A ex-primeira-dama Michelle Bolsonaro afirmou, em nota divulgada nesta segunda-feira (30), que não recebeu nem exibiu qualquer vídeo do ex-deputado Eduardo Bolsonaro ao ex-presidente Jair Bolsonaro. Informações da CNN Brasil.
No comunicado, Michelle declarou que “não houve recebimento de qualquer vídeo gravado no CPAC por Eduardo Bolsonaro ou outro de qualquer natureza”. Segundo ela, também não ocorreu a exibição de qualquer material ao ex-presidente, uma vez que todas as determinações judiciais estariam sendo rigorosamente cumpridas.
O episódio ocorre após o ministro Alexandre de Moraes, do Supremo Tribunal Federal (STF), conceder prazo de 24 horas para que a defesa de Bolsonaro esclareça declarações feitas por Eduardo. Em fala recente, o deputado afirmou que “mostraria” um vídeo ao pai.
Durante participação na conferência conservadora CPAC, nos Estados Unidos, Eduardo disse, segurando o celular: “Vocês sabem por que eu estou fazendo esse vídeo? Porque eu estou mostrando para o meu pai e eu vou provar para todo mundo no Brasil que você não pode calar um movimento de forma injusta”.

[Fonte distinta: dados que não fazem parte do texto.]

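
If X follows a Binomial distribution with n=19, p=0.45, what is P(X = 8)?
0.177055

We have X ~ Binomial(n=19, p=0.45).

For a Binomial distribution, the PMF gives us the probability of each outcome.

Using the PMF formula:
P(X = 8) = 0.177055

Rounded to 4 decimal places: 0.1771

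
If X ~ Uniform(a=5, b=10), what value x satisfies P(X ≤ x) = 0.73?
8.6500

We have X ~ Uniform(a=5, b=10).

We want to find x such that P(X ≤ x) = 0.73.

This is the 73rd percentile, which means 73% of values fall below this point.

Using the inverse CDF (quantile function):
x = F⁻¹(0.73) = 8.6500

Verification: P(X ≤ 8.6500) = 0.73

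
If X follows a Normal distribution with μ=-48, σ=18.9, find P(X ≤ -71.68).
0.105119

We have X ~ Normal(μ=-48, σ=18.9).

The CDF gives us P(X ≤ k).

Using the CDF:
P(X ≤ -71.68) = 0.105119

This means there's approximately a 10.5% chance that X is at most -71.68.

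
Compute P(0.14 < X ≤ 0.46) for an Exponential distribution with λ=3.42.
0.412146

We have X ~ Exponential(λ=3.42).

To find P(0.14 < X ≤ 0.46), we use:
P(0.14 < X ≤ 0.46) = P(X ≤ 0.46) - P(X ≤ 0.14)
                 = F(0.46) - F(0.14)
                 = 0.792619 - 0.380474
                 = 0.412146

So there's approximately a 41.2% chance that X falls in this range.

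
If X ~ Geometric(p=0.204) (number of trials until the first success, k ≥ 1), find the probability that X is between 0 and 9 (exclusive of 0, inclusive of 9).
0.871703

We have X ~ Geometric(p=0.204) (number of trials until the first success, k ≥ 1).

To find P(0 < X ≤ 9), we use:
P(0 < X ≤ 9) = P(X ≤ 9) - P(X ≤ 0)
                 = F(9) - F(0)
                 = 0.871703 - 0.000000
                 = 0.871703

So there's approximately a 87.2% chance that X falls in this range.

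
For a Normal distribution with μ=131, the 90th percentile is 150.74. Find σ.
σ = 15.4032

For X ~ Normal(μ, σ), the p-th percentile satisfies x = μ + z_p × σ,
where z_p = Φ⁻¹(p) is the standard normal quantile.

Step 1: z_{0.9} = Φ⁻¹(0.9) = 1.2816

Step 2: Solve for σ:
150.74 = 131 + 1.2816 × σ
σ = (150.74 - 131) / 1.2816
σ = 19.74 / 1.2816
σ = 15.4032

Verification: μ + z × σ = 131 + 1.2816 × 15.4032 = 150.74 ✓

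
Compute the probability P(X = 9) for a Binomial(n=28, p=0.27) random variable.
0.133257

We have X ~ Binomial(n=28, p=0.27).

For a Binomial distribution, the PMF gives us the probability of each outcome.

Using the PMF formula:
P(X = 9) = 0.133257

Rounded to 4 decimal places: 0.1333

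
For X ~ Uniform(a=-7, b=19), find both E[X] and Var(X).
E[X] = 6.0000, Var(X) = 56.3333

We have X ~ Uniform(a=-7, b=19).

For a Uniform distribution with a=-7, b=19:

Expected value:
E[X] = 6.0000

Variance:
Var(X) = 56.3333

Standard deviation:
σ = √Var(X) = 7.5056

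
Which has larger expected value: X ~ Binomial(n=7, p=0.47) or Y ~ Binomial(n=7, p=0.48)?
Y has larger mean (3.3600 > 3.2900)

Compute the expected value for each distribution:

X ~ Binomial(n=7, p=0.47):
E[X] = 3.2900

Y ~ Binomial(n=7, p=0.48):
E[Y] = 3.3600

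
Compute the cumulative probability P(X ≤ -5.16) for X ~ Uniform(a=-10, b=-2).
0.605000

We have X ~ Uniform(a=-10, b=-2).

The CDF gives us P(X ≤ k).

Using the CDF:
P(X ≤ -5.16) = 0.605000

This means there's approximately a 60.5% chance that X is at most -5.16.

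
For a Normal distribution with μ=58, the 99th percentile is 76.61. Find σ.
σ = 7.9997

For X ~ Normal(μ, σ), the p-th percentile satisfies x = μ + z_p × σ,
where z_p = Φ⁻¹(p) is the standard normal quantile.

Step 1: z_{0.99} = Φ⁻¹(0.99) = 2.3263

Step 2: Solve for σ:
76.61 = 58 + 2.3263 × σ
σ = (76.61 - 58) / 2.3263
σ = 18.61 / 2.3263
σ = 7.9997

Verification: μ + z × σ = 58 + 2.3263 × 7.9997 = 76.61 ✓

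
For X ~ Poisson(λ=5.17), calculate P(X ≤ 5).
0.586159

We have X ~ Poisson(λ=5.17).

The CDF gives us P(X ≤ k).

Using the CDF:
P(X ≤ 5) = 0.586159

This means there's approximately a 58.6% chance that X is at most 5.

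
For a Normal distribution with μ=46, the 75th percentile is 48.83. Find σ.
σ = 4.1958

For X ~ Normal(μ, σ), the p-th percentile satisfies x = μ + z_p × σ,
where z_p = Φ⁻¹(p) is the standard normal quantile.

Step 1: z_{0.75} = Φ⁻¹(0.75) = 0.6745

Step 2: Solve for σ:
48.83 = 46 + 0.6745 × σ
σ = (48.83 - 46) / 0.6745
σ = 2.83 / 0.6745
σ = 4.1958

Verification: μ + z × σ = 46 + 0.6745 × 4.1958 = 48.83 ✓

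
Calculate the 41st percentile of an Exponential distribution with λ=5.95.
0.0887

We have X ~ Exponential(λ=5.95).

We want to find x such that P(X ≤ x) = 0.41.

This is the 41st percentile, which means 41% of values fall below this point.

Using the inverse CDF (quantile function):
x = F⁻¹(0.41) = 0.0887

Verification: P(X ≤ 0.0887) = 0.41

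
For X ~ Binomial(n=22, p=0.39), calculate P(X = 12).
0.057114

We have X ~ Binomial(n=22, p=0.39).

For a Binomial distribution, the PMF gives us the probability of each outcome.

Using the PMF formula:
P(X = 12) = 0.057114

Rounded to 4 decimal places: 0.0571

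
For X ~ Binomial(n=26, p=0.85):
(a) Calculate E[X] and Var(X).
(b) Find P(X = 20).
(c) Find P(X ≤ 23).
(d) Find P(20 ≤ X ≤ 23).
(a) E[X] = 22.1000, Var(X) = 3.3150
(b) P(X = 20) = 0.101645
(c) P(X ≤ 23) = 0.770359
(d) P(20 ≤ X ≤ 23) = 0.687032

We have X ~ Binomial(n=26, p=0.85).

(a) Moments:
E[X] = 22.1000
Var(X) = 3.3150
σ = √Var(X) = 1.8207

(b) Point probability using PMF:
P(X = 20) = 0.101645

(c) Cumulative probability using CDF:
P(X ≤ 23) = F(23) = 0.770359

(d) Range probability:
P(20 ≤ X ≤ 23) = P(X ≤ 23) - P(X ≤ 19)
                   = F(23) - F(19)
                   = 0.770359 - 0.083327
                   = 0.687032

This means approximately 68.7% of outcomes fall in the interval [20, 23].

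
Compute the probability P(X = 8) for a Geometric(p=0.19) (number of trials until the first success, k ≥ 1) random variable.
0.043466

We have X ~ Geometric(p=0.19) (number of trials until the first success, k ≥ 1).

For a Geometric distribution, the PMF gives us the probability of each outcome.

Using the PMF formula:
P(X = 8) = 0.043466

Rounded to 4 decimal places: 0.0435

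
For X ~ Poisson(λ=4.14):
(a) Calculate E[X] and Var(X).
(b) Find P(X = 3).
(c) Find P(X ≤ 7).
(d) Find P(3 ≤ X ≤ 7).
(a) E[X] = 4.1400, Var(X) = 4.1400
(b) P(X = 3) = 0.188309
(c) P(X ≤ 7) = 0.940090
(d) P(3 ≤ X ≤ 7) = 0.721791

We have X ~ Poisson(λ=4.14).

(a) Moments:
E[X] = 4.1400
Var(X) = 4.1400
σ = √Var(X) = 2.0347

(b) Point probability using PMF:
P(X = 3) = 0.188309

(c) Cumulative probability using CDF:
P(X ≤ 7) = F(7) = 0.940090

(d) Range probability:
P(3 ≤ X ≤ 7) = P(X ≤ 7) - P(X ≤ 2)
                   = F(7) - F(2)
                   = 0.940090 - 0.218299
                   = 0.721791

This means approximately 72.2% of outcomes fall in the interval [3, 7].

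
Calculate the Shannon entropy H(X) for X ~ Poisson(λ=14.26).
2.7416 nats

We have X ~ Poisson(λ=14.26).

The Shannon entropy measures the uncertainty or information content of the distribution.

For a Poisson distribution with λ=14.26:
H(X) = 2.7416 nats

(In bits, this would be 3.9553 bits.)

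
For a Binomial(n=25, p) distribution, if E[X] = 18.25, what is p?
p = 0.73

For a Binomial(n, p) distribution:
E[X] = n × p

Given n = 25 and E[X] = 18.25:
18.25 = 25 × p
p = 18.25 / 25 = 0.73

Verification: Binomial(25, 0.73) has E[X] = 18.25 ✓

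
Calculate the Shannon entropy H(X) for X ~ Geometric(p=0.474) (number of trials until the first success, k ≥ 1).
1.4595 nats

We have X ~ Geometric(p=0.474) (number of trials until the first success, k ≥ 1).

The Shannon entropy measures the uncertainty or information content of the distribution.

For a Geometric distribution with p=0.474 (number of trials until the first success, k ≥ 1):
H(X) = 1.4595 nats

(In bits, this would be 2.1056 bits.)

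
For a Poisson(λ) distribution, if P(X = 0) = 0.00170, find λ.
λ = 6.3771

For a Poisson(λ) distribution, the PMF at 0 is:
P(X = 0) = λ^0 e^(-λ) / 0! = e^(-λ)

Given P(X = 0) = 0.00170:
e^(-λ) = 0.00170
-λ = ln(0.00170)
λ = -ln(0.00170) = 6.3771

Verification: e^(-6.3771) = 0.00170 ✓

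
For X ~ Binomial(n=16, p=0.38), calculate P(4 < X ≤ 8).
0.681830

We have X ~ Binomial(n=16, p=0.38).

To find P(4 < X ≤ 8), we use:
P(4 < X ≤ 8) = P(X ≤ 8) - P(X ≤ 4)
                 = F(8) - F(4)
                 = 0.892372 - 0.210542
                 = 0.681830

So there's approximately a 68.2% chance that X falls in this range.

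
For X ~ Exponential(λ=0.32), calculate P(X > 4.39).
0.245416

We have X ~ Exponential(λ=0.32).

P(X > 4.39) = 1 - P(X ≤ 4.39)
                = 1 - F(4.39)
                = 1 - 0.754584
                = 0.245416

So there's approximately a 24.5% chance that X exceeds 4.39.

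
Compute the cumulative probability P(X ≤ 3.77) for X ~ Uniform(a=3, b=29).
0.029615

We have X ~ Uniform(a=3, b=29).

The CDF gives us P(X ≤ k).

Using the CDF:
P(X ≤ 3.77) = 0.029615

This means there's approximately a 3.0% chance that X is at most 3.77.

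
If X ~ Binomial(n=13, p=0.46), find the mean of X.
5.9800

We have X ~ Binomial(n=13, p=0.46).

For a Binomial distribution with n=13, p=0.46:
E[X] = 5.9800

This is the expected (average) value of X.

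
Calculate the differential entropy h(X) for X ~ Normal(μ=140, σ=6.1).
3.2272 nats

We have X ~ Normal(μ=140, σ=6.1).

The differential entropy measures the uncertainty or information content of the distribution.

For a Normal distribution with μ=140, σ=6.1:
h(X) = 3.2272 nats

(In bits, this would be 4.6559 bits.)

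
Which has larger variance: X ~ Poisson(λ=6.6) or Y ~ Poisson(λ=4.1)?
X has larger variance (6.6000 > 4.1000)

Compute the variance for each distribution:

X ~ Poisson(λ=6.6):
Var(X) = 6.6000

Y ~ Poisson(λ=4.1):
Var(Y) = 4.1000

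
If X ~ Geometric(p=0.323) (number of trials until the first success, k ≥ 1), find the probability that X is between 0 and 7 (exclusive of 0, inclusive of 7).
0.934819

We have X ~ Geometric(p=0.323) (number of trials until the first success, k ≥ 1).

To find P(0 < X ≤ 7), we use:
P(0 < X ≤ 7) = P(X ≤ 7) - P(X ≤ 0)
                 = F(7) - F(0)
                 = 0.934819 - 0.000000
                 = 0.934819

So there's approximately a 93.5% chance that X falls in this range.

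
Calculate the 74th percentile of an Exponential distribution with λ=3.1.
0.4345

We have X ~ Exponential(λ=3.1).

We want to find x such that P(X ≤ x) = 0.74.

This is the 74th percentile, which means 74% of values fall below this point.

Using the inverse CDF (quantile function):
x = F⁻¹(0.74) = 0.4345

Verification: P(X ≤ 0.4345) = 0.74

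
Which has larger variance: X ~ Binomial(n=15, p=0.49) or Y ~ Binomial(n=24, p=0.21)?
Y has larger variance (3.9816 > 3.7485)

Compute the variance for each distribution:

X ~ Binomial(n=15, p=0.49):
Var(X) = 3.7485

Y ~ Binomial(n=24, p=0.21):
Var(Y) = 3.9816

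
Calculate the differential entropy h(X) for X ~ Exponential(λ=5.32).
-0.6715 nats

We have X ~ Exponential(λ=5.32).

The differential entropy measures the uncertainty or information content of the distribution.

For an Exponential distribution with λ=5.32:
h(X) = -0.6715 nats

(In bits, this would be -0.9687 bits.)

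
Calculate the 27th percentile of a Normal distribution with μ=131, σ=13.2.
122.9109

We have X ~ Normal(μ=131, σ=13.2).

We want to find x such that P(X ≤ x) = 0.27.

This is the 27th percentile, which means 27% of values fall below this point.

Using the inverse CDF (quantile function):
x = F⁻¹(0.27) = 122.9109

Verification: P(X ≤ 122.9109) = 0.27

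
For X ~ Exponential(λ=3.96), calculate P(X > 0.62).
0.085846

We have X ~ Exponential(λ=3.96).

P(X > 0.62) = 1 - P(X ≤ 0.62)
                = 1 - F(0.62)
                = 1 - 0.914154
                = 0.085846

So there's approximately a 8.6% chance that X exceeds 0.62.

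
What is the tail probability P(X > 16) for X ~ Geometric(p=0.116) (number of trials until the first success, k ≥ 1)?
0.139071

We have X ~ Geometric(p=0.116) (number of trials until the first success, k ≥ 1).

P(X > 16) = 1 - P(X ≤ 16)
                = 1 - F(16)
                = 1 - 0.860929
                = 0.139071

So there's approximately a 13.9% chance that X exceeds 16.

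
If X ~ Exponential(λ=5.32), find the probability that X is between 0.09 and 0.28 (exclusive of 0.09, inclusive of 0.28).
0.394064

We have X ~ Exponential(λ=5.32).

To find P(0.09 < X ≤ 0.28), we use:
P(0.09 < X ≤ 0.28) = P(X ≤ 0.28) - P(X ≤ 0.09)
                 = F(0.28) - F(0.09)
                 = 0.774537 - 0.380474
                 = 0.394064

So there's approximately a 39.4% chance that X falls in this range.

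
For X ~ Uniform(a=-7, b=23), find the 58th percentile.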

Na nota, Michelle afirmou ainda não saber o contexto nem a motivação das declarações do filho do ex-presidente, classificando a repercussão como fruto de “interpretação equivocada” por parte da imprensa e de autoridades. “Temos convicção de que essa não era a intenção”, acrescentou.
Caso fique comprovado que Jair Bolsonaro teve acesso ao conteúdo, a situação pode ser interpretada como descumprimento de medida cautelar, o que poderia resultar em retorno à prisão no Complexo da Papuda.
Por determinação do STF, o ex-presidente está proibido de utilizar telefone celular ou qualquer meio de comunicação externa. Visitantes que vão à sua residência são submetidos a revistas e precisam deixar aparelhos eletrônicos com os agentes de segurança. Bolsonaro também não pode utilizar redes sociais nem produzir gravações em áudio ou vídeo.